Strategic implications for media and streaming
- Paramount acquiring WBD would combine two major studio and streaming ecosystems, potentially creating a new large-scale competitor to Disney and Netflix. However, the deal would likely leave the merged entity with materially higher leverage that management would need to address.
- If completed with remedies, the transaction could consolidate content libraries (HBO, major film franchises) and create distribution synergies, while attracting regulatory oversight on market concentration and consumer choice.
Key data and takeaways (quick reference)
- Paramount offer: $31.00 per WBD share.
- Netflix bid (targeted assets): $27.75 per share.
- Netflix share move: +8.5% after hours.
- Paramount/PSKY pre‑market move: +8.7%.
- FTSE 100: ~10,914 points (+9% YTD).
- UK government bond yields: down ~2 basis points on 10y/30y tenors.
- UK government trust: 21.9% (Dec 2025–Jan 2026).
- GfK consumer confidence: -19 (Feb).
Investment implications and next steps for traders
- Short term: remove takeover uncertainty from Netflix equity; price now likely to reflect operational performance metrics (ARPU, churn, margin).
- Event risk: monitor EU and UK antitrust deadlines and any remedy announcements over the next 10–13 months that could alter the transaction economics for PSKY/WBD.

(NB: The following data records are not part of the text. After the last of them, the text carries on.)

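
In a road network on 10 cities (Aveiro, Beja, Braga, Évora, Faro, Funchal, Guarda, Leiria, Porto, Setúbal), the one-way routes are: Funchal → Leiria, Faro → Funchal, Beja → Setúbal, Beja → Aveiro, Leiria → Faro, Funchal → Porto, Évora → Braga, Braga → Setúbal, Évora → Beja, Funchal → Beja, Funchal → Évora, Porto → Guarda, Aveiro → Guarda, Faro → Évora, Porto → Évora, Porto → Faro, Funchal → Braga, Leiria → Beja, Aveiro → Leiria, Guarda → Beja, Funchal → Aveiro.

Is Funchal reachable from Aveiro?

Yes

Explore from Aveiro.
Distance 1: reach Guarda, Leiria.
Distance 2: reach Beja, Faro.
Distance 3: reach Évora, Funchal, Setúbal.
Found Funchal.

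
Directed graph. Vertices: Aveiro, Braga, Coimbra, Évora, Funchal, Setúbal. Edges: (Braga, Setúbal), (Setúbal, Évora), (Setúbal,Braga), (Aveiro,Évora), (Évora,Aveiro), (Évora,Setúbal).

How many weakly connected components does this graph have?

From Aveiro: component {Aveiro, Braga, Évora, Setúbal}.
From Coimbra: component {Coimbra}.
From Funchal: component {Funchal}.
That's 3 components.

3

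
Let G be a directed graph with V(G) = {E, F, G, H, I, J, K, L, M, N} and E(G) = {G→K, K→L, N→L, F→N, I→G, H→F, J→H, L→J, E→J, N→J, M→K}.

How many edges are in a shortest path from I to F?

Distance 0: I.
Distance 1: G.
Distance 2: K.
Distance 3: L.
Distance 4: J.
Distance 5: H.
Distance 6: F — contains F.

6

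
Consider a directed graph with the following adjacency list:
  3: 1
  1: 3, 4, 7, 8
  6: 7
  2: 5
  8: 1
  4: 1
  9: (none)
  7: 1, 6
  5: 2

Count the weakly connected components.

From 1: component {1, 3, 4, 6, 7, 8}.
From 2: component {2, 5}.
From 9: component {9}.
That's 3 components.

3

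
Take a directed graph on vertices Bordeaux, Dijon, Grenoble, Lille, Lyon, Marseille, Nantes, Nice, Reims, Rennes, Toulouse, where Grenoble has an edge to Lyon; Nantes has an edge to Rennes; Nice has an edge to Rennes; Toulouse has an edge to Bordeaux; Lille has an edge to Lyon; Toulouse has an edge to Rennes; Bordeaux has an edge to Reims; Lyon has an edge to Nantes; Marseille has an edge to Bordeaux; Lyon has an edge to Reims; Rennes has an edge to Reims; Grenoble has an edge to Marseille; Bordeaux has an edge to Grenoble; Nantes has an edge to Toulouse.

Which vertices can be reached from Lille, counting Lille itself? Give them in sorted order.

Start at Lille.
Its neighbours: Lyon.
Then their neighbours: Nantes, Reims.
Then next layer: Rennes, Toulouse.
Then next layer: Bordeaux.
Then next layer: Grenoble.
Then next layer: Marseille.
Nothing further is reachable.

Bordeaux, Grenoble, Lille, Lyon, Marseille, Nantes, Reims, Rennes, Toulouse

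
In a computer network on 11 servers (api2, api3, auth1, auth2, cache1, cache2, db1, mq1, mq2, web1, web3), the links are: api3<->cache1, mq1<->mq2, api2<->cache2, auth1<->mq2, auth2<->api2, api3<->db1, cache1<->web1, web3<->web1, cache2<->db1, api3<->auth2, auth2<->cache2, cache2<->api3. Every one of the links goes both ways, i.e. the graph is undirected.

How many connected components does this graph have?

From api2: component {api2, api3, auth2, cache1, cache2, db1, web1, web3}.
From auth1: component {auth1, mq1, mq2}.
That's 2 components.

2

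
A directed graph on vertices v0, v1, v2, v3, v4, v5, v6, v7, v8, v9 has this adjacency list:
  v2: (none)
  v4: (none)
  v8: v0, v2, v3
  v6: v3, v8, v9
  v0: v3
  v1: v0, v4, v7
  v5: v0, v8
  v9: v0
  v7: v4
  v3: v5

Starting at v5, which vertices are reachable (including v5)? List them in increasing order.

v0, v2, v3, v5, v8

Start at v5.
Its neighbours: v0, v8.
Then their neighbours: v2, v3.
Nothing further is reachable.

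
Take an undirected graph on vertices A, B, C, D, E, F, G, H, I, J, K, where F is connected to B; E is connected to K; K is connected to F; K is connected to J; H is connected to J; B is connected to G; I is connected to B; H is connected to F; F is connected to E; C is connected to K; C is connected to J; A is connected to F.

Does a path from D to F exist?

No

D has no edges, so nothing is reachable from it.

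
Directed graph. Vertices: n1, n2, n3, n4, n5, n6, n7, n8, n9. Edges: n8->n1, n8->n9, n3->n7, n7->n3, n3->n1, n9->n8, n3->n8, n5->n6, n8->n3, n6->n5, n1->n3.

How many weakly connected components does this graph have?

From n1: component {n1, n3, n7, n8, n9}.
From n2: component {n2}.
From n4: component {n4}.
From n5: component {n5, n6}.
That's 4 components.

4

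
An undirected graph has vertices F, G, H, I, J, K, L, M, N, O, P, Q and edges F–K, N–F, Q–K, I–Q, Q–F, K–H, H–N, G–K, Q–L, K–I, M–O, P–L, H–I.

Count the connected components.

3

From F: component {F, G, H, I, K, L, N, P, Q}.
From J: component {J}.
From M: component {M, O}.
That's 3 components.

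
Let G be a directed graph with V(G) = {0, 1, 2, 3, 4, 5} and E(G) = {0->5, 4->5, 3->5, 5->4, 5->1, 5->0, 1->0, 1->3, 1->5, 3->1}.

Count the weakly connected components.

From 0: component {0, 1, 3, 4, 5}.
From 2: component {2}.
That's 2 components.

2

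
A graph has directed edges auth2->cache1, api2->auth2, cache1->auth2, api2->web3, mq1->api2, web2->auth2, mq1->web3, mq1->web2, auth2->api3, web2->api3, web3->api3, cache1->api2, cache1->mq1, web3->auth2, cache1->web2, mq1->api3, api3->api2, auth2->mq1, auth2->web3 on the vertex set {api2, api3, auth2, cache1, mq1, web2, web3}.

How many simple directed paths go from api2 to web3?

4

api2→auth2→cache1→mq1→web3
api2→auth2→mq1→web3
api2→auth2→web3
api2→web3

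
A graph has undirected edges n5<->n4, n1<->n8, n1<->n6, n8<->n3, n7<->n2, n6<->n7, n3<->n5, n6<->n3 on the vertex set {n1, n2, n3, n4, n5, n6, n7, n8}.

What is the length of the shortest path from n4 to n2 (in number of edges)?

5

Distance 0: n4.
Distance 1: n5.
Distance 2: n3.
Distance 3: n6, n8.
Distance 4: n1, n7.
Distance 5: n2 — contains n2.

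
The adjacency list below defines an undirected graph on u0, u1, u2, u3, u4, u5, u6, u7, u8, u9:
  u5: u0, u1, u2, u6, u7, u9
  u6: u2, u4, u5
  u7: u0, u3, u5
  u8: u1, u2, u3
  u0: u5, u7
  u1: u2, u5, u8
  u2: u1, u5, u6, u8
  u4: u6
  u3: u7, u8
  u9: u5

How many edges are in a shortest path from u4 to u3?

Distance 0: u4.
Distance 1: u6.
Distance 2: u2, u5.
Distance 3: u0, u1, u7, u8, u9.
Distance 4: u3 — contains u3.

4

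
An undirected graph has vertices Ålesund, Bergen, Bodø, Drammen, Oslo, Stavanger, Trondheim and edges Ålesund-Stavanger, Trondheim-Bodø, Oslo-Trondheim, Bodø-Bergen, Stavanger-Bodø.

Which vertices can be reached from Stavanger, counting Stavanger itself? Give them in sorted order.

Ålesund, Bergen, Bodø, Oslo, Stavanger, Trondheim

Start at Stavanger.
Its neighbours: Ålesund, Bodø.
Then their neighbours: Bergen, Trondheim.
Then next layer: Oslo.
Nothing further is reachable.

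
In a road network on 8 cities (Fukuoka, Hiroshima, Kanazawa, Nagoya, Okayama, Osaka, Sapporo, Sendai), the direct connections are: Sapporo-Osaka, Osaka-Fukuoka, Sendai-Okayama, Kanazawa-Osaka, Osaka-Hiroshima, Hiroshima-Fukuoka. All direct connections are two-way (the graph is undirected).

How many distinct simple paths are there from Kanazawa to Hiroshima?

Kanazawa–Osaka–Fukuoka–Hiroshima
Kanazawa–Osaka–Hiroshima

2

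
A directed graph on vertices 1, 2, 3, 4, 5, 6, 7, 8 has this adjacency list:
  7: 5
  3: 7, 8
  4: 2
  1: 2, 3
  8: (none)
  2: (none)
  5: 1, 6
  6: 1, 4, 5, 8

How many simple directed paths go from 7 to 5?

7→5

1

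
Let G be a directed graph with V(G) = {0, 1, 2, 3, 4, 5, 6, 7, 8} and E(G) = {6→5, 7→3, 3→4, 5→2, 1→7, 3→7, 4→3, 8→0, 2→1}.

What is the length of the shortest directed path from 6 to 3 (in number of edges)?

Distance 0: 6.
Distance 1: 5.
Distance 2: 2.
Distance 3: 1.
Distance 4: 7.
Distance 5: 3 — contains 3.

5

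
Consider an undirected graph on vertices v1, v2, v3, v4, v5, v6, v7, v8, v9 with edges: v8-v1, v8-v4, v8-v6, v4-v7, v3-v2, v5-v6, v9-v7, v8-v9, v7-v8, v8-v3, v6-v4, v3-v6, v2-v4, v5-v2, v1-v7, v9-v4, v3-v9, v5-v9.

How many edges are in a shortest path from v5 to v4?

Distance 0: v5.
Distance 1: v2, v6, v9.
Distance 2: v3, v4, v7, v8 — contains v4.

2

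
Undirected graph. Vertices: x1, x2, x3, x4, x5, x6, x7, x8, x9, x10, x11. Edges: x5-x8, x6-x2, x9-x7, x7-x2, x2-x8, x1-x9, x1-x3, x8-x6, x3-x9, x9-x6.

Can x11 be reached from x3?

Explore from x3.
Distance 1: reach x1, x9.
Distance 2: reach x6, x7.
Distance 3: reach x2, x8.
Distance 4: reach x5.
The search is exhausted without reaching x11; it lies in a different component.

No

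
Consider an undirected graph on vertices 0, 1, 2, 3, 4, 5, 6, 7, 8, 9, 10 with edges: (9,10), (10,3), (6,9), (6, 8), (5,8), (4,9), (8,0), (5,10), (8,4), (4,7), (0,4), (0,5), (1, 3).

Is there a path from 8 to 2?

Explore from 8.
Distance 1: reach 0, 4, 5, 6.
Distance 2: reach 7, 9, 10.
Distance 3: reach 3.
Distance 4: reach 1.
The search is exhausted without reaching 2; it lies in a different component.

No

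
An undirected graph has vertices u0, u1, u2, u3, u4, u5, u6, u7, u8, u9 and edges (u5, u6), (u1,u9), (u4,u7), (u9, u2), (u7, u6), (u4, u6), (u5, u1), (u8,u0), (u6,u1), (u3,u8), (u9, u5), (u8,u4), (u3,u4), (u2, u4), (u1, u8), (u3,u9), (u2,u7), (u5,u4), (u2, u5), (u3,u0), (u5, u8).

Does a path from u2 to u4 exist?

Explore from u2.
Distance 1: reach u4, u5, u7, u9.
Found u4.

Yes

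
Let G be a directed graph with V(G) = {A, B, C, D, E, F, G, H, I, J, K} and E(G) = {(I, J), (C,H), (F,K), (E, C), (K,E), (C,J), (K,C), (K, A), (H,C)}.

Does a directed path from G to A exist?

No

G has no outgoing edges, so nothing is reachable from it.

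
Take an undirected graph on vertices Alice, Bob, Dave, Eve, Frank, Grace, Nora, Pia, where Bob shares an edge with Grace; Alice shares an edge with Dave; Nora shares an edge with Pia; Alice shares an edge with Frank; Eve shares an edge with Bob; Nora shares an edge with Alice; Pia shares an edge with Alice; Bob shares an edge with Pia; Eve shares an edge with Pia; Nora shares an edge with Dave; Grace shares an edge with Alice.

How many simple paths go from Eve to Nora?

Eve–Bob–Grace–Alice–Dave–Nora
Eve–Bob–Grace–Alice–Nora
Eve–Bob–Grace–Alice–Pia–Nora
Eve–Bob–Pia–Alice–Dave–Nora
Eve–Bob–Pia–Alice–Nora
Eve–Bob–Pia–Nora
Eve–Pia–Alice–Dave–Nora
Eve–Pia–Alice–Nora
Eve–Pia–Bob–Grace–Alice–Dave–Nora
Eve–Pia–Bob–Grace–Alice–Nora
Eve–Pia–Nora

11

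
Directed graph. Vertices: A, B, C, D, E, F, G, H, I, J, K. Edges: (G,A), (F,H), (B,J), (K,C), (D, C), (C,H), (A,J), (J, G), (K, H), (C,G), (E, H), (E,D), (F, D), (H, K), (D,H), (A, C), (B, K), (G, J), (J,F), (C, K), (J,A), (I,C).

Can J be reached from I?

Yes

Explore from I.
Distance 1: reach C.
Distance 2: reach G, H, K.
Distance 3: reach A, J.
Found J.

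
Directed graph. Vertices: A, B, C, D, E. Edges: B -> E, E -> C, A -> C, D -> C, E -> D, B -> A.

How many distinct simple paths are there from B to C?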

- Sector exposure: media and entertainment investors should model higher leverage for a PSKY/WBD combined entity and stress‑test cash flow assumptions for content investment and debt servicing.
Conclusion
The Bid for Warner Bros Discovery has decisively shifted: Netflix has stepped away at its $27.75 offer level, Paramount has elevated its bid to $31 and markets view the outcome as reducing M&A uncertainty for Netflix while raising the probability of a large-scale consolidation in the studio/streaming sector. The critical path now runs through extended regulatory review, potential remedies, and the combined entity’s ability to manage elevated leverage if the deal completes.